Check this one out cutting a 2" thick concrete block... 






Of course the jetter is a little more stout....

Can a root ranger do that?


----------



## gear junkie (Jun 20, 2008)

Redwood said:


> Check this one out cutting a 2" thick concrete block...
> 
> YouTube - ChainFlailEnz01
> 
> ...


Yes. Saw it done last week. a lot quicker too.


----------



## Protech (Sep 22, 2008)

I'll tellya rule #1 with that nozzle: KEEP IT MOVING!!!!

It'll turn into an inside pipe cutter real quick if you leave it in one place :laughing:


----------



## Will (Jun 6, 2010)

I've always wondered how those chain cutters don't damage pipe. What would that thing do to a clay sewer?


----------



## gear junkie (Jun 20, 2008)

With the power of 3000 psi+, I don't see any reason to use the the chain style nozzles for 6" and under pipe. The chain cuts to the diameter of the chain or less as it rides the bottom of the pipe. The warthog and root ranger cut to the surface of the pipe and aren't restricted by nozzle diameter sizes. For the price of 1 root rat, I can buy 2 root rangers or for just a little more I can buy a warthog. I just can't see any value in the chain style nozzles for the average plumber's needs.


----------



## Redwood (Sep 8, 2008)

Will said:


> I've always wondered how those chain cutters don't damage pipe.
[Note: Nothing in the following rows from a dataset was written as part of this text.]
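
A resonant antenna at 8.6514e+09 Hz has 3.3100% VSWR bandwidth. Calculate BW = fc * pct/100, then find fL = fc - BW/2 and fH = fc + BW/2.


BW = 8.6514e+09 * 3.3100/100 = 2.863613e+08 Hz
fL = 8.6514e+09 - 2.863613e+08/2 = 8.508e+09 Hz
fH = 8.6514e+09 + 2.863613e+08/2 = 8.795e+09 Hz

BW=2.864e+08 Hz, fL=8.508e+09 Hz, fH=8.795e+09 Hz


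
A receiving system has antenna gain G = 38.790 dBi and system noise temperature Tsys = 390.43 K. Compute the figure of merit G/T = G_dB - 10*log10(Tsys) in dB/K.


G/T = 38.790 - 10*log10(390.43) = 38.790 - 25.91543 = 12.87 dB/K

12.87 dB/K


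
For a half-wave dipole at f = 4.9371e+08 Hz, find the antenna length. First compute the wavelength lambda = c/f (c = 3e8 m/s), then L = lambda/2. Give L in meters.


lambda = c / f = 3.0000e+08 / 4.9371e+08 = 0.6076442 m
L = lambda / 2 = 0.6076442 / 2 = 0.3038 m

0.3038 m


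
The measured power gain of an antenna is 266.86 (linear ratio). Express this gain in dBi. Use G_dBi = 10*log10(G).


G_dBi = 10 * log10(266.86) = 24.26 dBi

24.26 dBi


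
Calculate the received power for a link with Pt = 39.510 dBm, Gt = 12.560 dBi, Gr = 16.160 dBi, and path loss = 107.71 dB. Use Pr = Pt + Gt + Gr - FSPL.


Pr = 39.510 + 12.560 + 16.160 - 107.71 = -39.48 dBm

-39.48 dBm


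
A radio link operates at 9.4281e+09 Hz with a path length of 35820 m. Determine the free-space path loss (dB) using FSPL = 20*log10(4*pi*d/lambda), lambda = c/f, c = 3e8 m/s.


lambda = c / f = 3.0000e+08 / 9.4281e+09 = 0.03181977 m
FSPL = 20 * log10(4*pi*35820/0.03181977) = 143.0 dB

143.0 dB


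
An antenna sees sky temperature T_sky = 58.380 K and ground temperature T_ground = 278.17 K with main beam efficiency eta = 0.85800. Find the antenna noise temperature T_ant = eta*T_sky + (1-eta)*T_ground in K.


T_ant = 0.85800 * 58.380 + (1 - 0.85800) * 278.17 = 89.59 K

89.59 K


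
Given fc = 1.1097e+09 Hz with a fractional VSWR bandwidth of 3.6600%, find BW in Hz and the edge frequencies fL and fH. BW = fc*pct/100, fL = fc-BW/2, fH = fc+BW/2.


BW = 1.1097e+09 * 3.6600/100 = 4.061502e+07 Hz
fL = 1.1097e+09 - 4.061502e+07/2 = 1.089e+09 Hz
fH = 1.1097e+09 + 4.061502e+07/2 = 1.130e+09 Hz

BW=4.062e+07 Hz, fL=1.089e+09 Hz, fH=1.130e+09 Hz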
What would that thing do to a clay sewer?


It will remove the roots from the pipe... :thumbup:



gear junkie said:


> The chain cuts to the diameter of the chain or less as it rides the bottom of the pipe.


So you make sure the chain is long enough to extend to the diameter of the pipe...
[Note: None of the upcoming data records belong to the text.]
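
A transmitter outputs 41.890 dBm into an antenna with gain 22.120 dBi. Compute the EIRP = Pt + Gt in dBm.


EIRP = Pt + Gt = 41.890 + 22.120 = 64.01 dBm

64.01 dBm


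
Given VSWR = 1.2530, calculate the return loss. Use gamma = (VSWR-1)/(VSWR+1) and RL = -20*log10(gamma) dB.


gamma = (1.2530 - 1) / (1.2530 + 1) = 0.1122947
RL = -20 * log10(0.1122947) = 18.99 dB

18.99 dB


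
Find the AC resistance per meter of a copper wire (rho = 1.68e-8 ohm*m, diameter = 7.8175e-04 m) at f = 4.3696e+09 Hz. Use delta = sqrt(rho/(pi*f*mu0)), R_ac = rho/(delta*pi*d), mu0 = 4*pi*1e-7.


delta = sqrt(1.68e-8 / (pi * 4.3696e+09 * 4*pi*1e-7)) = 9.868563e-07 m
R_ac = 1.68e-8 / (9.868563e-07 * pi * 7.8175e-04) = 6.932 ohm/m

6.932 ohm/m


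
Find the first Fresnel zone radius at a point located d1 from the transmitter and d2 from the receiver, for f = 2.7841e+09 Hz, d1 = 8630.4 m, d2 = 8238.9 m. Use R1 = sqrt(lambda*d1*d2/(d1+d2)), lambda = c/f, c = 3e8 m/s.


lambda = c / f = 3.0000e+08 / 2.7841e+09 = 0.1077548 m
R1 = sqrt(0.1077548 * 8630.4 * 8238.9 / (8630.4 + 8238.9)) = 21.31 m

21.31 m


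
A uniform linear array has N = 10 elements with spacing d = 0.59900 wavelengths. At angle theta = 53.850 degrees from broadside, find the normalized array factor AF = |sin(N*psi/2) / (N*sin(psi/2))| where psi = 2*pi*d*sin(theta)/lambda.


psi = 2*pi*0.59900*sin(53.850 deg) = 3.039037 rad
AF = |sin(10*3.039037/2) / (10*sin(3.039037/2))| = 0.04912

0.04912


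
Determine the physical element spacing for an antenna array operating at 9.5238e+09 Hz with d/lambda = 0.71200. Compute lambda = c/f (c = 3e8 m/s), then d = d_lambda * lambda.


lambda = c / f = 3.0000e+08 / 9.5238e+09 = 0.03150003 m
d = 0.71200 * 0.03150003 = 0.02243 m

0.02243 m


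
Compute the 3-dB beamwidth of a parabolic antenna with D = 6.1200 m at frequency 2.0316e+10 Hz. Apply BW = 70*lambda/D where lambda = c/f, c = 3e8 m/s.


lambda = c / f = 3.0000e+08 / 2.0316e+10 = 0.01476669 m
BW = 70 * 0.01476669 / 6.1200 = 0.1689 deg

0.1689 deg


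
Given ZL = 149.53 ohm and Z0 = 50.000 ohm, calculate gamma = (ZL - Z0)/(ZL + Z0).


gamma = (149.53 - 50.000) / (149.53 + 50.000) = 0.4988

0.4988


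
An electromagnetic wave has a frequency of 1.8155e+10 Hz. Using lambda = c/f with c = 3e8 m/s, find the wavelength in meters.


lambda = c / f = 3.0000e+08 / 1.8155e+10 = 0.01652 m

0.01652 m


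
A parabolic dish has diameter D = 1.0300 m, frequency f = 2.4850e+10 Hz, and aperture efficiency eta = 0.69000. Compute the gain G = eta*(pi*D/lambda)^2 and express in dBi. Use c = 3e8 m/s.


lambda = c / f = 3.0000e+08 / 2.4850e+10 = 0.01207243 m
G_linear = 0.69000 * (pi * 1.0300 / 0.01207243)^2 = 49571.71
G_dBi = 10 * log10(49571.71) = 46.95 dBi

46.95 dBi


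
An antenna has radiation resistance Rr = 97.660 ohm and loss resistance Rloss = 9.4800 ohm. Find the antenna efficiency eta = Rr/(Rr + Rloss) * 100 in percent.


eta = 97.660 / (97.660 + 9.4800) * 100 = 91.15%

91.15%


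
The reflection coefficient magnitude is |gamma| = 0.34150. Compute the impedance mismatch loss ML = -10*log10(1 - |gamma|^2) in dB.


ML = -10 * log10(1 - 0.34150^2) = -10 * log10(0.88337775) = 0.5385 dB

0.5385 dB


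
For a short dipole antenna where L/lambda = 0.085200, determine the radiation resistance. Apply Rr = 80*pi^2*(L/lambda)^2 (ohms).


Rr = 80 * pi^2 * (0.085200)^2 = 80 * 9.869604 * 7.259040e-03 = 5.732 ohm

5.732 ohm


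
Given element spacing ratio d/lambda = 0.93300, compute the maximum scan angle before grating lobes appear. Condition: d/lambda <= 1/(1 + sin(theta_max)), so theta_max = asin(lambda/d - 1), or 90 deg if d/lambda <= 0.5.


lambda/d - 1 = 1/0.93300 - 1 = 0.07181136
theta_max = asin(0.07181136) = 4.118 deg

4.118 deg


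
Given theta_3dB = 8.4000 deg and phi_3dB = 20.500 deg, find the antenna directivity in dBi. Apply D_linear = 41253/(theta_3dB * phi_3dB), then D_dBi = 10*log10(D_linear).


D_linear = 41253 / (8.4000 * 20.500) = 239.5645
D_dBi = 10 * log10(239.5645) = 23.79 dBi

23.79 dBi


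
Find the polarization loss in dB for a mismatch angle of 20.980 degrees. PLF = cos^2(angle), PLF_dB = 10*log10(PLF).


PLF_linear = cos^2(20.980 deg) = 0.8718059
PLF_dB = 10 * log10(0.8718059) = -0.5958 dB

-0.5958 dB


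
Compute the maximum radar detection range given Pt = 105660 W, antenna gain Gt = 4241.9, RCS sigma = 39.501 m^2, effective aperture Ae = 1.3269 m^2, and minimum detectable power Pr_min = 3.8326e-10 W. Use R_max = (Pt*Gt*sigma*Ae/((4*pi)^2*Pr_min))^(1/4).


R^4 = 105660*4241.9*39.501*1.3269 / ((4*pi)^2 * 3.8326e-10) = 3.881540e+17
R_max = 3.881540e+17^0.25 = 24960 m

24960 m


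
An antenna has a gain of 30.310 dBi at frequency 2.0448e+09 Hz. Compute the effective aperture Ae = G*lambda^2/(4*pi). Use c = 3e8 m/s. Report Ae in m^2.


lambda = c / f = 3.0000e+08 / 2.0448e+09 = 0.1467136 m
G_linear = 10^(30.310/10) = 1073.989
Ae = G_linear * lambda^2 / (4*pi) = 1073.989 * 0.1467136^2 / (4*pi) = 1.840 m^2

1.840 m^2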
I have see the chain nozzle in action inside the pipe and I assure you the US Jetter 4018 has it riding down the center of the pipe.

I can't say for sure the smaller pressure washer type units will do that but the 4018 does...:thumbup:


----------



## gear junkie (Jun 20, 2008)

Food for thought....you have your root rat sized for 4" then move into 6". How will it effectively clean 6" pipe with 4" chains?


----------



## waldrop (Dec 18, 2009)

gear junkie said:


> Food for thought....you have your root rat sized for 4" then move into 6". How will it effectively clean 6" pipe with 4" chains?


I agree but my 3/8 warthog will cut root in up to 8" pipe. You get what you pay for ! Warthog cost more and works better


----------



## gear junkie (Jun 20, 2008)

waldrop said:


> I agree but my 3/8 warthog will cut root in up to 8" pipe. You get what you pay for ! Warthog cost more and works better


My point exactly.


----------



## Aussieplumber (Aug 12, 2010)

Redwood said:


> Check this one out cutting a 2" thick concrete block...
> 
> YouTube - ChainFlailEnz01
> 
> ...


If it does that to a concrete block... You may as well did up the drain with damage that it will do to a pvc sewer drain..


----------



## Redwood (Sep 8, 2008)

Aussieplumber said:


> If it does that to a concrete block... You may as well did up the drain with damage that it will do to a pvc sewer drain..


You probably won't need to use it in a pvc pipe...

But if you did it would be a matter of Keep Moving...

The effect you saw was more a matter of what happens when something protrudes into the pipe...


----------